En su forma breve, el evangelio de hoy se extiende del versículo 1 al 9 del capítulo 13 de San Mateo, al que se lo conoce como discurso parabólico pues incluye un total de siete parábolas: la del sembrador, la de la cizaña, la de la mostaza, la de la levadura, la de la perla y la de la red.
¿Qué es una parábola? Es una comparación, una semejanza. De ahí el comienzo de todas ellas: "El Reino de los Cielos se parece a...".
San Mateo puntualiza, al introducirnos en las parábolas del capítulo 13 de su evangelio, que Jesús "les habló mucho rato en parábolas" y lo hizo sentado, primero "junto al lago", y luego, por la afluencia de tanta gente, en una de las barcas que bien pudo ser la de Simón Pedro, símbolo de la Iglesia que sobre él habría de fundar, madre y maestra de la humanidad entera, invitada a escuchar la buena nueva de la salvación.
Salió el sembrador a sembrar. Así como él, todos los oyentes de Jesús conocían las faenas agrícolas de la Palestina de su tiempo, el tipo de tierra en que se siembra la semilla y los resultados previsibles.
En aquellos campos había de todo: trozos endurecidos, igual que senderos o caminos; piedras a flor de suelo; zarzas, la maleza más abundante en el país, simplemente volteadas por el arado; y desde luego, buena tierra.
Las palabras con las que se cierra la descripción "el que tenga oídos que oiga" nos dan a entender que la parábola, como era de esperar, tiene un significado especial, que el propio Jesús se va a encargar de darlo a conocer más adelante a los discípulos, pues los demás, les asegura, "miran sin ver, y escuchan sin oír y entender".
Y aquí está, cabalmente, una primera gran enseñanza de la parábola: la necesidad de una debida disposición para acoger la Palabra, simbolizada en la semilla, y que lleva en sí una innata y natural eficacia por ser Palabra de Dios, palabra creadora que hace lo que dice, con la sola condición de que encuentre oyentes dóciles, preparados para recibirla como una tierra buena la semilla.
Cabe, en consecuencia, el hacerse aquí la pregunta: Cuando yo escucho o lo leo la Palabra, ¿con qué actitud lo hago? ¿Con un corazón baldío, nada profundo, inconstante, copado por lo material, o, por el contrario, humilde, ávido de la verdad y el bien, dispuesto, como el de María, al decir "hágase"?
Para que la Palabra de Dios arraigue, crezca y dé fruto, es menester ser buena tierra. Y eso depende de cada cual.

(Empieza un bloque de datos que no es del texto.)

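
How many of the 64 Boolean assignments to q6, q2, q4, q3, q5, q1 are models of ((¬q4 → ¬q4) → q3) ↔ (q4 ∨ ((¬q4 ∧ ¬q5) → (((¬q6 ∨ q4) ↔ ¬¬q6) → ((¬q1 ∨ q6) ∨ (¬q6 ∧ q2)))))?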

La enseñanza principal, no obstante, es la invitación a la confianza en la eficacia de la proclamación del Reino y su advenimiento al mundo, tan diverso, en medio de las múltiples dificultades. Hay que ser optimistas: en el nombre del Señor, a sembrar, se ha dicho; la cosecha llegará a su tiempo indefectiblemente, y el fruto será, según los casos, "ciento o sesenta o treinta por uno".